The Christian marriage is in fact a societal foundation block of intertwined flesh of two made one. It is a pair, united in purpose and walking together. Big difference from the ego-maniacal wars of the unsaved marriage.
When we are saved, we realize our utter depravity, our utter lostness before God, and our helpless estate. We need Jesus every moment to do what is right, and that includes loving our spouses well.
After salvation, I was not married any more but I watched Christian married couples closely. They loved each other. Their devotion seemed real and deep. They praised each other, lifted each other up, and spoke well of him or her.

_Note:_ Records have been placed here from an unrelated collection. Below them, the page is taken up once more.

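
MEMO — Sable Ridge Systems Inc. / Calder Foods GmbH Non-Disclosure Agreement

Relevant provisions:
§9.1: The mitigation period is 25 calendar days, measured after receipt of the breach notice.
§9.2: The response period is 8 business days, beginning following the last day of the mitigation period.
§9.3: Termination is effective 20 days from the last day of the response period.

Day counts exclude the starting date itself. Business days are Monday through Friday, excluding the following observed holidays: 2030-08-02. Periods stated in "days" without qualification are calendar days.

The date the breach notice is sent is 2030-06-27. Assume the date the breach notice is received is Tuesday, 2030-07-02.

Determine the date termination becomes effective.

The last day of the mitigation period: 25 calendar days after 2030-07-02 is 2030-07-27.
The last day of the response period: counting 8 business days from Saturday, 2030-07-27 (Jul 29, Jul 30, Jul 31, Aug 1, Aug 5, Aug 6, Aug 7, Aug 8, skipping weekends and the listed holiday on Aug 2) reaches Thursday, 2030-08-08.
Adding 20 calendar days to 2030-08-08 gives 2030-08-28, which is the date termination becomes effective.

2030-08-28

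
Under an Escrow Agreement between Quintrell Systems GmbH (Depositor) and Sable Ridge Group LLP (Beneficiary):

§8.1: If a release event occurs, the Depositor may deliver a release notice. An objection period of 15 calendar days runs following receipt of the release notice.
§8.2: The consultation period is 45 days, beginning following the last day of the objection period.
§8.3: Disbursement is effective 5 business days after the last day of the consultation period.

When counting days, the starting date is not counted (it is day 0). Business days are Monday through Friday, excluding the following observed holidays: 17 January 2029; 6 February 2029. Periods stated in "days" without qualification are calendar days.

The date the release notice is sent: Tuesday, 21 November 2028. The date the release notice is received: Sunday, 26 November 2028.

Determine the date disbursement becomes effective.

1 February 2029

The last day of the objection period: 15 calendar days after 26 November 2028 is 11 December 2028.
Adding 45 calendar days to 11 December 2028 gives 25 January 2029, which is the last day of the consultation period.
The date disbursement becomes effective: 5 business days after Thursday, 25 January 2029, skipping weekends — Jan 26, Jan 29, Jan 30, Jan 31, Feb 1 — lands on Thursday, 1 February 2029.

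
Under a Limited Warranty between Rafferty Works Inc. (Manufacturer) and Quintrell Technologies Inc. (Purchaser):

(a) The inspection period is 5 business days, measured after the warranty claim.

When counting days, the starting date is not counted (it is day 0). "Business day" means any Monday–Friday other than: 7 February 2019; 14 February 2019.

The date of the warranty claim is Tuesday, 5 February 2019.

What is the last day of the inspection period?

13 February 2019

From Tuesday, 5 February 2019, 5 business days (Feb 6, Feb 8, Feb 11, Feb 12, Feb 13, skipping weekends and the listed holiday on Feb 7) brings us to Wednesday, 13 February 2019, which is the last day of the inspection period.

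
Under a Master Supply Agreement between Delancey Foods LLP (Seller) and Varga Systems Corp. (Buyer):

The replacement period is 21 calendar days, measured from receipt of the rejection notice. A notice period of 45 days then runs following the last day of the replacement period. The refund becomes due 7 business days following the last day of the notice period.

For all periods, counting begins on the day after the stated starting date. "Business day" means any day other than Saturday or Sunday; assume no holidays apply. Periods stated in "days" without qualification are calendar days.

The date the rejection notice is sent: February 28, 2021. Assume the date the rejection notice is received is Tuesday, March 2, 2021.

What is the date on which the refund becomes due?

Adding 21 calendar days to March 2, 2021 gives March 23, 2021, which is the last day of the replacement period.
Adding 45 calendar days to March 23, 2021 gives May 7, 2021, which is the last day of the notice period.
The date on which the refund becomes due: 7 business days after Friday, May 7, 2021, skipping weekends — May 10, May 11, May 12, May 13, May 14, May 17, May 18 — lands on Tuesday, May 18, 2021.

May 18, 2021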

This kind of behavior and their kind words about each other was startling in how much it contrasted with the darkness of non-Christian talk about spouses. It was like a warm glow of a candlelit table, comfortable and inviting, rather than the hot pricks and barbs of usual conversations about our spouse.
Ephesians 4:29 says, “Let no unwholesome word come out of your mouth, but if there is any good word for edification according to the need of the moment, say that, so that it will give grace to those who hear.“
I would like to reiterate what Dr. Strachan said in the tweet screen shot above. It IS radical to speak well of one’s spouse (or of anyone!) I don’t know if long-time Christians know HOW radical it is. Wholesome and uplifting speech about your wife or husband is countercultural and stands out like a lighthouse beacon on a stormy night.
The good news is that if you have fallen into the trap of downgrading your spouse in public in speech or gestures, you can repent to Jesus and He will forgive. The Holy Spirit is our very present help to aid us in resisting that kind of speech.
If you have been uplifting your spouse in conversation to others, then please know how such talk stands out in the swirl of talk by the unsaved that usually consists of complaints, gossip, and pettiness. Such speech stands out like warm rain on a sunny day.